The key difference is that Waterfall is now increasingly represented as was originally intended. Unfortunately for me, my name is not…

 

Monsters & Legends

Some might think that the Waterfall Model is an approach to software development, first explained (but not named) in Winston Royce’s 1970 Paper “Managing the Development of Large Software Systems” (PDF), but they could be wrong…

Somehow, it seems to have become something else… it became the way (many) people thought software should be developed… the norm for software ‘professionals’. Years of anecdotal failure followed and Waterfall became a legend – told time and again much like a scary camp-fire story… The enemy of effective software development… A monster that will consume all the resources it can, spewing out nothing but documentation, rarely concluding in working software – at best 20% of the time.

This negative view, to what was once the de-facto approach to software development, is actually far closer to Royce’s original words on Waterfall than many seem to know…

 

The Truth & Technology

In Royce’s original paper, he shows a progression of activities, that came to be known as the waterfall model.

What we rarely hear of is Royce’s original words on the subject:

“…the implementation described above is risky and invites failure.”

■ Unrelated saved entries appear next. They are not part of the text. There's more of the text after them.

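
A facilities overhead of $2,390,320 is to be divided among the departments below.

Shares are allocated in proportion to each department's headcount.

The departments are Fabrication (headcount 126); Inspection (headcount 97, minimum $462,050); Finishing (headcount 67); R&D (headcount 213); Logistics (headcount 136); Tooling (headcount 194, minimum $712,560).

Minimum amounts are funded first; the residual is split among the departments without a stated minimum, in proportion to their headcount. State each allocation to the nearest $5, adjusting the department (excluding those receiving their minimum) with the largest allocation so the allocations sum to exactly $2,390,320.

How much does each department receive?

Minimums first: Inspection $462,050; Tooling $712,560. Balance $1,215,710.
Balance split over remaining headcount 542: Fabrication 282,618.93 → $282,620; Finishing 150,281.49 → $150,280; R&D 477,760.57 → $477,760; Logistics 305,049.00 → $305,050.

Fabrication: $282,620 | Inspection: $462,050 | Finishing: $150,280 | R&D: $477,760 | Logistics: $305,050 | Tooling: $712,560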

Further to this, Royce goes on to explain that the reason that this cannot work is because there are too many things we cannot analyse up-front:

“The testing phase which occurs at the end of the development cycle is the first event for which timing, storage, input/output transfers, etc., are experienced as distinguished from analyzed. These phenomena are not precisely analyzable. They are not the solutions to the standard partial differential equations of mathematical physics for instance.”

He explains that we need feedback loops. He goes on to warn of (a conservative) 100% overrun in schedule and costs:

“…invariably a major redesign is required. A simple octal patch or redo of some isolated code will not fix these kinds of difficulties. The required design changes are likely to be so disruptive that the software requirements upon which the design is based and which provides the rationale for everything are violated. Either the requirements must be modified, or a substantial change in the design is required. In effect the development process has returned to the origin and one can expect up to a 100-percent overrun in schedule and/or costs.”

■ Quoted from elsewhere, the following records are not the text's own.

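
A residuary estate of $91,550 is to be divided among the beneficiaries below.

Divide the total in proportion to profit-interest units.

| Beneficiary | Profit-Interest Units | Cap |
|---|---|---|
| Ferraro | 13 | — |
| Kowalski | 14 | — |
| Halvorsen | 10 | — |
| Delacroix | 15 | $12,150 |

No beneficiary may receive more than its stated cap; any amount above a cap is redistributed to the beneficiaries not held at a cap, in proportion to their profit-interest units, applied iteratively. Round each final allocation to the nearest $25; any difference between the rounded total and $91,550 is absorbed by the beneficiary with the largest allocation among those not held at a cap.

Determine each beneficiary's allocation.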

Some of Royce’s strategies, like “Involve the customer” and obtaining early feedback, have lived on in modern (Agile) methodologies. Beyond that, we should remember that his specific recommendations on how to solve the problems of a waterfall model were all based on the technology of the time.

 

Pot-Roast & The Cost of Change

In 1970, computing was much more expensive than it is today. In those days, changing software was far more expensive than changing pictures and words on paper. It was also much harder to express your design in a human-friendly way in the programming languages of that time. As a result of these and other factors, documentation was a major part of how Royce tried to solve the inherent problems of the Waterfall model.

 

Technology, tools & thinking have moved on and our documentation no longer needs to be static. It lives. It can breath. The specification can automatically verify that the implementation does what we said it should do (e.g. as in BDD Specs or ATDD/TDD Tests). Modern programming languages allow us to express the design and our understanding of the domain far more clearly, negating the need to first detail our thoughts on paper in natural language. We simply don’t have to cut the ends off that pot-roast anymore.

 

Only now, at the end…

Waterfall, thanks to the popularity of Agile, has gone from something I was shown at school as “how software is developed” to being seen in the light that it was originally presented – how software should not be implemented.

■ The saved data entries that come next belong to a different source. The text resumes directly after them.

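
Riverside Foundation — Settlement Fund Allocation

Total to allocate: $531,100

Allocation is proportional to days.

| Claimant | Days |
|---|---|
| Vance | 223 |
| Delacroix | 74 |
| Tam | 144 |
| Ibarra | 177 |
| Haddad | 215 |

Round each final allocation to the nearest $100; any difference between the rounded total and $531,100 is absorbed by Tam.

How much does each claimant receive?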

This is despite those who still profess the legitimacy of Waterfall and those still shocked and surprised when they hear of Royce’s own words against the monster he unintentionally created.

As for my name, I hold out little hope for change. I doubt that the world will use my name as it was originally intended and so I have resigned myself to needing two domain names… one with an ‘H’ in it, and the correct one without – I wonder which one brought you here.